The city of Sandpoint hosted a public meet-and-greet April 12 of the three teams selected to advance into Stage 2 of its downtown waterfront design competition, featuring presentations from three of eight groups who answered the contest solicitation, issued Feb. 21.

“Literally people from all over the world … wanted to be a part of this competition,” said City Council President Kate McAlister, in her introductory remarks. “We are really excited.
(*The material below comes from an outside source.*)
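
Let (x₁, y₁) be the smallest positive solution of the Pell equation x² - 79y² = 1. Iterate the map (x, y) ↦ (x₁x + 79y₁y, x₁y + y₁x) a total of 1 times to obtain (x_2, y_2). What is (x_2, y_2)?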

We can’t wait.”

The three teams selected for Stage 2 included First Forty Feet, with Greenworks, Fehr & Peers, Century West Engineering and North Root Architecture; GGLO +Bernardo Wills, with Welch Comer, Greg Moller, Erin Blue and Sarah Thompson Moore; and Skylab, with PLACE, KPFF, PAE & LUMA, Brightworks and ECONorthwest.

McAlister noted that all three teams include either locally based firms and individuals, or companies that currently or have previously worked on design and development in the Sandpoint area.

“[It] really makes it have a local flavor for us,” she said.

City Hall contracted with Portland-based architect and master planner Don Stastny to manage the competition, who was on hand in person to preside over the presentations April 12 and speak with members of the public.

He framed the contest — one of more than 70 he’s managed around the globe — as an effort to “see the potential of how this community could physically develop to support the culture, arts and community that is here.”

“What we bring to this is an understanding of how you build cities, how you build communities, how you build processes that are transparent,” he said, including public participation and observation.

Of the eight firms that answered the initial submittal solicitation, “there wasn’t a loser among the bunch,” Stastny said, adding, “it was finding the best of the best.”

First up was William Grimm, principal with Portland, Ore.based First Forty Feet — whose name keys into the notion that “the most important space of any city, of any town, is the first 40 feet up from a building and first 40 feet out in space into the street,” Grimm said.

He emphasized that First Forty Feet is centered on “people and public life,” noting that the team includes historians, anthropologists, landscape architects and other designers, including a special interest in transportation.

Members of the team include GreenWorks — which has done streetscape design work for the city in the past — as well as Spokane-based Century West Engineering (whose Sandpoint office is led by Ryan Luttmann); Fehr & Peers, which is currently working with the city on the “East-West Connection” concept for U.S. Highway 2; and North Root Architecture, led by local Sandpoint architect Reid Weber.